Nous avons commencé à aborder le concept d’Ochek, qui consiste à priver autrui d’argent ou d’objets qui lui appartiennent légitimement. Il existe de nombreux cas dans lesquels on peut commettre la faute d’Ochek.
Refuser de payer un prêt constitue la transgression d’Ochek. On inclut le refus direct de rembourser le prêt ou de renier qu’on l’a contracté, en prétendant que le prêt n’a jamais existé. Un individu qui souhaite rembourser son emprunt, mais en est incapable, n’est pas coupable d’Ochek.
Qu’entend-on par « incapable » de rembourser un prêt ? Si on n’a pas assez d’argent pour assurer nos besoins élémentaires de nourriture pour 30 jours, nous vêtir et nous loger de manière décente pendant 12 mois, et qu’on ne possède aucun bien, on peut reporter le paiement.

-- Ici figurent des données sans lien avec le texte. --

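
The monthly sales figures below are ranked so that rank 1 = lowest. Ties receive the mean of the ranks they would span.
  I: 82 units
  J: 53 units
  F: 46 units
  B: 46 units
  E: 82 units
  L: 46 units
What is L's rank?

2

Sorted (ascending): 46, 46, 46, 53, 82, 82
The 3 values of 46 occupy positions 1–3 → average rank 2.
The 2 values of 82 occupy positions 5–6 → average rank (5+6)/2 = 5.5.
L has value 46 units → rank 2.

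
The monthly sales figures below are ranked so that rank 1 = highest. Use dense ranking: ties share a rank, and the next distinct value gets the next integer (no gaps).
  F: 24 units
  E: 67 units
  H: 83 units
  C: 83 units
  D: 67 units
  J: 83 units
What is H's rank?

1

Sorted (descending): 83, 83, 83, 67, 67, 24
The 3 values of 83 share dense rank 1.
The 2 values of 67 share dense rank 2.
Remaining distinct values take the next consecutive integers.
H has value 83 units → rank 1.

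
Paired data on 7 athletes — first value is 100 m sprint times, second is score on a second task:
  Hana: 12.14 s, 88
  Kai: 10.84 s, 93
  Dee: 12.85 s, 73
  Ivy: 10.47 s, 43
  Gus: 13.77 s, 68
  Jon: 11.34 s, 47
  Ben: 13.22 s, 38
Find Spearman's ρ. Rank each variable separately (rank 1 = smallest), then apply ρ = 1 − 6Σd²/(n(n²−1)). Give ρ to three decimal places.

-0.143

Ranks of variable 1: 4, 2, 5, 1, 7, 3, 6
Ranks of variable 2: 6, 7, 5, 2, 4, 3, 1
d = r₁ − r₂: -2, -5, 0, -1, 3, 0, 5
d²: 4, 25, 0, 1, 9, 0, 25; Σd² = 64
ρ = 1 − 6·64/(7·48) = 1 − 384/336 = -0.143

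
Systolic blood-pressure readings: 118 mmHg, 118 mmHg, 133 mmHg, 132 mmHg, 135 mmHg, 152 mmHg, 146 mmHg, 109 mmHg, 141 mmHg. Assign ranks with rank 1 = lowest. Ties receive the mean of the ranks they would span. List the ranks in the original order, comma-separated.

Sorted (ascending): 109, 118, 118, 132, 133, 135, 141, 146, 152
The 2 values of 118 occupy positions 2–3 → average rank (2+3)/2 = 2.5.

2.5, 2.5, 5, 4, 6, 9, 8, 1, 7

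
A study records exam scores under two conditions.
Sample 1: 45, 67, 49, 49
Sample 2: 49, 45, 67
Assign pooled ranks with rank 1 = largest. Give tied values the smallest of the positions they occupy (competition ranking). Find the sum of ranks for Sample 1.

13

Sorted (descending): 67, 67, 49, 49, 49, 45, 45
The 2 values of 67 occupy positions 1–2 → each gets rank 1.
The 3 values of 49 occupy positions 3–5 → each gets rank 3.
The 2 values of 45 occupy positions 6–7 → each gets rank 6.
Sample 1 values → pooled ranks: 45→6, 67→1, 49→3, 49→3
Rank sum = 6 + 1 + 3 + 3 = 13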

Si un individu se retrouve dans une situation où il sent qu’il sera peut-être « incapable » de rembourser le prêt (et en conséquence, il évite de transgresser Ochek en ne remboursant pas le prêt), il devra consulter un rabbin orthodoxe pour clarifier la règle dans ce cas spécifique.
Il est important de relever qu’une telle pauvreté n’invalide pas le prêt indéfiniment. On est simplement dispensé dans ce cas de la transgression d’Ochek. Il va de soi que dès que l’emprunteur retrouve des ressources financières suffisantes, il se retrouve dans l’obligation de rembourser l’emprunt.
Il est essentiel de connaître la gravité de refuser de rembourser un prêt. Les rabbins décrivent un homme qui commet cette faute comme un Racha, un « pervers. » L’illustre Rav, le ‘Hafets ‘Haïm[2] ajoutait que celui qui détient illicitement l’argent d’autrui ne réussira pas dans sa malhonnêteté. Il finira par perdre ses bénéfices illégaux.
Refuser de payer le loyer d’un logement ou d’objets que l’on a loué entre également dans cette catégorie d’Ochek. Il peut y avoir des cas où un individu considère qu’il est justifié de tromper quelqu’un d’autre sur le plan financier. Par exemple, si un locataire n’apprécie pas la conduite de son propriétaire, il peut se sentir justifier d’éviter de s’acquitter du dernier paiement après avoir quitté l’appartement. Il peut tenir le raisonnement suivant : le propriétaire lui a causé beaucoup de soucis et il mérite d’être libéré de l’obligation de payer le dernier paiement. Cette attitude est incorrecte, et agir de cette façon constitue du vol. C’est même le cas s’il tente d’éviter le propriétaire sans refuser directement de payer, dans l’espoir que le propriétaire finira par abandonner l’idée de le poursuivre.
Refuser de payer le salaire d’un employé constitue aussi une transgression d’Ochek. (De plus, il y a une Mitsva distincte de payer un employé à temps - ce thème sera abordé dans une future série). C’est même le cas si l’employeur a perdu de l’argent et estime avoir perdu plus d’argent que ses employés. (Le refus de payer un salaire en raison d’une banqueroute est une affaire plus complexe - il faudra consulter un rabbin orthodoxe pour connaître la règle dans un tel cas).
Le refus de restituer de l’argent ou des biens qui ont été déposés aux fins de bonne garde, entre aussi dans la catégorie d’Ochek. Un cas fréquent : lorsqu’on reçoit un dépôt avec un sous-entendu que si l’acheteur devait changer d’avis, son dépôt serait remboursé. Si le client change d’avis, le vendeur ne peut refuser de rembourser le dépôt. A nouveau, on pourrait tenir le raisonnement que dans certains cas, ce n’est pas bien grave d’agir ainsi - par exemple, si le dépôt est une petite somme d’argent. Or, nous avons vu qu’il est défendu de voler quoi que ce soit, même de faible valeur.
Un thème fréquent soulevé dans ces scénarios : un individu a souvent une forte inclination à se justifier pour conserver de l’argent ou un objet. Or, dans de nombreux cas, agir ainsi est interdit. Il est essentiel de reconnaître son inaptitude à être totalement objectif lorsque n’importe quelle somme d’argent est en jeu. De surcroît, il faut s’habituer à interroger un Rav dans des situations où règne une mesure d’incertitude sur la validité de l’action que l’on compte entreprendre.
[1] Une bonne partie des informations de cet article sont extraites de l’ouvrage : Halachos of Other People's Money de Rav Yisroel Pinchos Bodner.
[2] Son véritable nom était Rav Israël Méir Kagan. Il est connu universellement comme le ‘Hafets ‘Haïm, d’après son célèbre ouvrage sur les lois du Lachon Hara (propos interdits).